I do have two titles for Two Book Tuesday this week.  My favorite thing about this week is how odd the two books are, lol.

First, we have a book that I desperately wanted to find and read.  Sadly, I couldn’t remember the title or author, and I barely remembered the cover art and general premise of the story.  Emily B., a co-worker of mine, was kind enough to help me dig through the depths of the internet until we found it!  

So, the first book for Two Book Tuesday is The Cure by Sonia Levitin.

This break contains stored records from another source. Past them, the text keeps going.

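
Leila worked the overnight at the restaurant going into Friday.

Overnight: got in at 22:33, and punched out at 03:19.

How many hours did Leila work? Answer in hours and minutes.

4 h 46 min

Overnight: 22:33 → midnight = 1 h 27 min; midnight → 03:19 = 3 h 19 min; span 4 h 46 min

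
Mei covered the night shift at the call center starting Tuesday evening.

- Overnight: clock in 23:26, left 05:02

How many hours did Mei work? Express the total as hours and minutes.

Overnight: 23:26 → midnight = 0 h 34 min; midnight → 05:02 = 5 h 2 min; span 5 h 36 min

5 h 36 min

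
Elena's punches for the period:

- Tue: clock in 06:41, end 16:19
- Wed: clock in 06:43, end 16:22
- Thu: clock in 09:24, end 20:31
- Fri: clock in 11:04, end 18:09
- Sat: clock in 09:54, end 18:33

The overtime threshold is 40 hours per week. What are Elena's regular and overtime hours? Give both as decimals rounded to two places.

Tue: 06:41–16:19 = 9 h 38 min
Wed: 06:43–16:22 = 9 h 39 min
Thu: 09:24–20:31 = 11 h 7 min
Fri: 11:04–18:09 = 7 h 5 min
Sat: 09:54–18:33 = 8 h 39 min
Total worked: 46 h 8 min = 46.13 h.
Threshold 40 h → overtime 6 h 8 min, regular 40 h 0 min.

Regular 40.00 hours, overtime 6.13 hours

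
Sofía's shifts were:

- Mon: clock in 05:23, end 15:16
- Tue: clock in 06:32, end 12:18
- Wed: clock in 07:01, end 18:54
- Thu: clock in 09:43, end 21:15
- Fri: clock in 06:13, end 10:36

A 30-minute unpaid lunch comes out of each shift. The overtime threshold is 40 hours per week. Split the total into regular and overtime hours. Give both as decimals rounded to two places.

Regular 40.00 hours, overtime 0.95 hours

Mon: 05:23–15:16 = 9 h 53 min; less 30 min break → 9 h 23 min
Tue: 06:32–12:18 = 5 h 46 min; less 30 min break → 5 h 16 min
Wed: 07:01–18:54 = 11 h 53 min; less 30 min break → 11 h 23 min
Thu: 09:43–21:15 = 11 h 32 min; less 30 min break → 11 h 2 min
Fri: 06:13–10:36 = 4 h 23 min; less 30 min break → 3 h 53 min
Total worked: 40 h 57 min = 40.95 h.
Threshold 40 h → overtime 0 h 57 min, regular 40 h 0 min.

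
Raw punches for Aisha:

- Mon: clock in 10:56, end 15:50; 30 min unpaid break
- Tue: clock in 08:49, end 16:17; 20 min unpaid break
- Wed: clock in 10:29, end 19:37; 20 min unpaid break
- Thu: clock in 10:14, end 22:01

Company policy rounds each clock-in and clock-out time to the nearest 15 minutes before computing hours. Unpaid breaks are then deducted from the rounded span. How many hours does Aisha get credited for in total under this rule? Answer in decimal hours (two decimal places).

Mon: in 10:56→11:00, out 15:50→15:45; 4 h 45 min − 30 min = 4 h 15 min
Tue: in 08:49→08:45, out 16:17→16:15; 7 h 30 min − 20 min = 7 h 10 min
Wed: in 10:29→10:30, out 19:37→19:30; 9 h 0 min − 20 min = 8 h 40 min
Thu: in 10:14→10:15, out 22:01→22:00; 11 h 45 min
Total credited: 31 h 50 min.

31.83 hours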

A strange mixture of science-fiction, dystopian fiction, and historical fiction, I first read The Cure when we lived in Baltimore, MD.  If you are a fan of the recently-popular Divergent series, then The Cure is right up your alley with “factions” and forced conformity into these factions.  Deviants are criminals with only two options: to die and be recycled or to accept a mysterious cure that is supposed to bring them back into the fold.

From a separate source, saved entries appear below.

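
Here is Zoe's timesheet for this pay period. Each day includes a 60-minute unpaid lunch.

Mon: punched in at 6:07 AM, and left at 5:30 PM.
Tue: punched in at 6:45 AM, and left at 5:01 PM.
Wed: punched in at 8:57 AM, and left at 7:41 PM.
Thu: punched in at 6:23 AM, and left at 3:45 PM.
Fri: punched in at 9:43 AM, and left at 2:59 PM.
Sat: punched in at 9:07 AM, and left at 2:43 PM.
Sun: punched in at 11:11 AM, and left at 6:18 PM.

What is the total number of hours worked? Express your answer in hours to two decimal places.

52.73 hours

Mon: 6:07 AM–5:30 PM = 11 h 23 min; less 60 min break → 10 h 23 min
Tue: 6:45 AM–5:01 PM = 10 h 16 min; less 60 min break → 9 h 16 min
Wed: 8:57 AM–7:41 PM = 10 h 44 min; less 60 min break → 9 h 44 min
Thu: 6:23 AM–3:45 PM = 9 h 22 min; less 60 min break → 8 h 22 min
Fri: 9:43 AM–2:59 PM = 5 h 16 min; less 60 min break → 4 h 16 min
Sat: 9:07 AM–2:43 PM = 5 h 36 min; less 60 min break → 4 h 36 min
Sun: 11:11 AM–6:18 PM = 7 h 7 min; less 60 min break → 6 h 7 min
Total: 10 h 23 min + 9 h 16 min + 9 h 44 min + 8 h 22 min + 4 h 16 min + 4 h 36 min + 6 h 7 min = 52 h 44 min.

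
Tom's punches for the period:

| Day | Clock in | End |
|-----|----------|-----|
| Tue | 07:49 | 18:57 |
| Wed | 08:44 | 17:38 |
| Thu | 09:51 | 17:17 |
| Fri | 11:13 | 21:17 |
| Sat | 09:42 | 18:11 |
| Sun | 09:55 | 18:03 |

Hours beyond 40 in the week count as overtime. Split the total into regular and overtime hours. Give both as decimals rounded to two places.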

Gemm, a deviant and the main character of the story, chooses to take the cure and suddenly finds himself living the live of a 16-year-old Jewish musician in 1348 at the beginning of the Black Death.  As a young reader, this book was such a great experience that is has stayed with me over a decade later and is a title that I re-read every few years.

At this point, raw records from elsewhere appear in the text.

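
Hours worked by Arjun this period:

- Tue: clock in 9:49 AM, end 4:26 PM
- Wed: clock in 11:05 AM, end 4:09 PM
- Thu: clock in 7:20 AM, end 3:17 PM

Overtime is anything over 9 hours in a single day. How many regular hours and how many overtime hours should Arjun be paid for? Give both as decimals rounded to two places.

Tue: 9:49 AM–4:26 PM = 6 h 37 min
Wed: 11:05 AM–4:09 PM = 5 h 4 min
Thu: 7:20 AM–3:17 PM = 7 h 57 min
Tue reg 6 h 37 min / OT 0 h 0 min; Wed reg 5 h 4 min / OT 0 h 0 min; Thu reg 7 h 57 min / OT 0 h 0 min.
Totals: regular 19 h 38 min, overtime 0 h 0 min.

Regular 19.63 hours, overtime 0.00 hours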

The absolute terrible part of this whole search process is that the library no longer owns this title and I need to look elsewhere if I decide that I want to read it, which I do.  I cannot put into words the sense of betrayal I felt that this book was no longer available at my library.  I have to wonder if this is how most patrons feel when we go through a period of healthy weeding of our collections.

And the second book I have for you this week is Beauty written by Hubert, with art by Kerascoët.

Apparently, I placed an Inter-Library Loan request for this title a few weeks ago and it finally arrived…  The strange thing is that I don’t remember anything about the request or the book itself!  So, I find myself with the opportunity to read a pretty great looking graphic novel that I may not have otherwise picked up.